Это наблюдение широко признаётся современной наукой. Ричард Баукхем (Richard Bauckham), ведущий исследователь послания Иуды и 2-го послания Петра, пишет:
«Иуда и Пётр разделяют апокалиптическую традицию, наиболее полно засвидетельствованную в 1-й книге Еноха; их описания падших ангелов невозможно объяснить без этой традиции».[24]
Баукхем показывает, что у обоих авторов присутствует структура, типичная именно для Еноха: грех ангелов → связывание → помещение в темницу → ожидание суда → связь с Нойевым поколением.[25]
Того же мнения придерживается Джеймс Чарльзворт (James H. Charlesworth), редактор корпуса Old Testament Pseudepigrapha. Он прямо утверждает:
«Тема заключённых ангелов, наказанных за нарушение установленного Богом порядка во дни Ноя, является енохианской по происхождению и оказала значительное влияние на новозаветных авторов, особенно на Иуду и Петра».[26]
Джордж Никельсбург (George W. E. Nickelsburg), крупнейший из ныне живущихспециалист по 1-й книге Еноха, подтверждает это ещё более однозначно:
«Иуда и 2-е послание Петра обязаны своей ангелологией той енохианской традиции, которая связывает грех ангелов с допотопным поколением и их последующим заключением.»[27]
Ключевым аргументом является тот факт, что только 1 Енох содержит последовательную и развитую концепцию: (1) падшие ангелы сошли к дочерям человеческим, (2) это привело к развращению мира и стало причиной потопа, (3) Бог приказал их связать, (4) и заключил их «в бездну тьмы» до «великого дня суда». Например, в 1Енох 10:11–12 читаем:
«Свяжи Азазела… и брось его во тьму… и оставь его там до дня великого суда».
А в 1 Енох 20:2–3 содержится ещё более прямое совпадение с 2 Пет. 2:4:
«Рафаэль… связывает духов, которые согрешили, и держит их в Тартаре».
Эта последняя деталь особенно значима, поскольку глагол ταρταρόω, употреблённый Петром («повергнув в тартар»), не употребляется в Новом Завете, но следы его встречаютсяименно в греческой версии 1-й книги Еноха в контексте заключения ангелов. Это создаёт основание для заключения, что терминологический выбор Петра мог быть обусловлен не собственной новацией, а использованием уже существующей и хорошо узнаваемой категории, распространённой в апокалиптических кругах иудаизма I века.

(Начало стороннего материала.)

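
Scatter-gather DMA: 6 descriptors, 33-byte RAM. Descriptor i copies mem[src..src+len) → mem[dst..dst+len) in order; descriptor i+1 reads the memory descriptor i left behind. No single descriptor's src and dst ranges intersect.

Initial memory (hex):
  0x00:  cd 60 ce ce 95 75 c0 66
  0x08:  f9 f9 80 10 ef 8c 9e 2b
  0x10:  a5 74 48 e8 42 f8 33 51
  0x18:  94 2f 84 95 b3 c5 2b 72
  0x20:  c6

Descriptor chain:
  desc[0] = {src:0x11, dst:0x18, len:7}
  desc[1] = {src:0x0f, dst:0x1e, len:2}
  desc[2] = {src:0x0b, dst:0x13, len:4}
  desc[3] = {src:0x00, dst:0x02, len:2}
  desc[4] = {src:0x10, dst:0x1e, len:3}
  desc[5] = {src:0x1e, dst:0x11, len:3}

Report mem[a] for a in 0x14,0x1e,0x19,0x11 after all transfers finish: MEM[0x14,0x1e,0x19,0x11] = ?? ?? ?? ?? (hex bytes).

  after D0: wrote 7B at 0x18 = 7448e842f83351
  after D1: wrote 2B at 0x1e = 2ba5
  after D2: wrote 4B at 0x13 = 10ef8c9e
  after D3: wrote 2B at 0x02 = cd60
  after D4: wrote 3B at 0x1e = a57448
  after D5: wrote 3B at 0x11 = a57448
query mem[0x14]=0xef, mem[0x1e]=0xa5, mem[0x19]=0x48, mem[0x11]=0xa5

MEM[0x14,0x1e,0x19,0x11] = ef a5 48 a5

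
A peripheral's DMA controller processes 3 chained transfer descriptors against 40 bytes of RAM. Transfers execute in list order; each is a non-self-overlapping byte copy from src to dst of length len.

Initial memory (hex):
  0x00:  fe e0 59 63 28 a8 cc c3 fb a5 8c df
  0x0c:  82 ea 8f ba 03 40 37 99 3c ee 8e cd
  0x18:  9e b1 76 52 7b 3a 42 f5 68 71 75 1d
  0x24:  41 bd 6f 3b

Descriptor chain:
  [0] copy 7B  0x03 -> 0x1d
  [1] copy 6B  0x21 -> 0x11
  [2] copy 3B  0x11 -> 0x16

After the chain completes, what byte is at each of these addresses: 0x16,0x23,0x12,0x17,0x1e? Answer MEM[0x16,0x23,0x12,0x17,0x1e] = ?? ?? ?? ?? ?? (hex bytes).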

Таким образом, можно сформулировать научно обоснованную гипотезу, что Пётр и Иуда, вероятно, опирались на апокалиптическую традицию, наиболее ярко представленную в 1 Еноха, когда описывали заключение согрешивших ангелов; их концепция темницы ангелов - это богословская переработка известной им енохианской модели, а редкий глагол ταρταρόω в 2Пет.2:4 может быть лексическим отражением того же влияния.
Это возможное влияние апокалиптической традиции на Петра и Иуду никоим образом не нарушает богодухновенности новозаветных текстов. Библейские авторы не воспринимали внешние источники как авторитеты, сопоставимые с откровением, но свободно использовали культурные, литературные и философские категории своего времени, чтобы сделать богословскую истину понятной их аудитории.

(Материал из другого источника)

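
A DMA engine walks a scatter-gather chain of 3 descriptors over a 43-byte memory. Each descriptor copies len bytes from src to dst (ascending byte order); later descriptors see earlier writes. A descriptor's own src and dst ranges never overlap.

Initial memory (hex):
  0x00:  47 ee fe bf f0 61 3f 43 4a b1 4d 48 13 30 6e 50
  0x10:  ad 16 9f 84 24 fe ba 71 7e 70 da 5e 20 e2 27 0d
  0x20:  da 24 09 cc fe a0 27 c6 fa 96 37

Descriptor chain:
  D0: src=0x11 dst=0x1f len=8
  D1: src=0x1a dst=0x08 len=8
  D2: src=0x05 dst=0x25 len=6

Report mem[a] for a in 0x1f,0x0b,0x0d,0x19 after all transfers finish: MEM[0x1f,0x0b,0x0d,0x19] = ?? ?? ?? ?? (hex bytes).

[0] 0x11->0x1f len=8 : 16 9f 84 24 fe ba 71 7e
[1] 0x1a->0x08 len=8 : da 5e 20 e2 27 16 9f 84
[2] 0x05->0x25 len=6 : 61 3f 43 da 5e 20
query mem[0x1f]=0x16, mem[0x0b]=0xe2, mem[0x0d]=0x16, mem[0x19]=0x70

MEM[0x1f,0x0b,0x0d,0x19] = 16 e2 16 70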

Особенно ярким примером такого подхода является пролог Евангелия от Иоанна, где автор вводит ключевое христологическое утверждение через термин «λόγος». Это понятие невозможно адекватно осмыслить, не учитывая его широкое использование в греческой философии (Гераклит, стоики) и в эллинистическом иудействе (Филон Александрийский). У Иоанна «λόγος» приобретает совершенно иную, богословски насыщенную функцию, но форма этого термина берётся из окружающей интеллектуальной среды.
Этот пример ясно показывает, что тексты Нового Завета не возникали в культурном вакууме. Авторы Писания стремились говорить на языке своего мира, в рамках понятийного аппарата, который был понятен и релевантен их читателям. Именно в этом ключе можно понимать и использование Петром или Иудой известных апокалиптических образов - как богодухновённое преобразование уже существующих категорий для выражения библейской истины, но не как признание апокалиптической литературы в качестве источника откровения. В данном случае апокалиптический язык служит риторическим и иллюстративным инструментом, а не источником откровения. Авторы Нового Завета усваивают традиционные схемы, но преобразуют их в рамках библейского монотеизма, подчеркивая суверенитет Бога над всем духовным миром.
Но остается ряд нерешенных сомнений. Рассматривая всю совокупность связанных текстов и параллелей, приходится признать, что вопрос о достоверности и богословском статусе утверждений Петра и Иуды - о том, что часть падших ангелов находится в темничном состоянии и ожидает суда, - остаётся открытым и вызывает определённые трудности.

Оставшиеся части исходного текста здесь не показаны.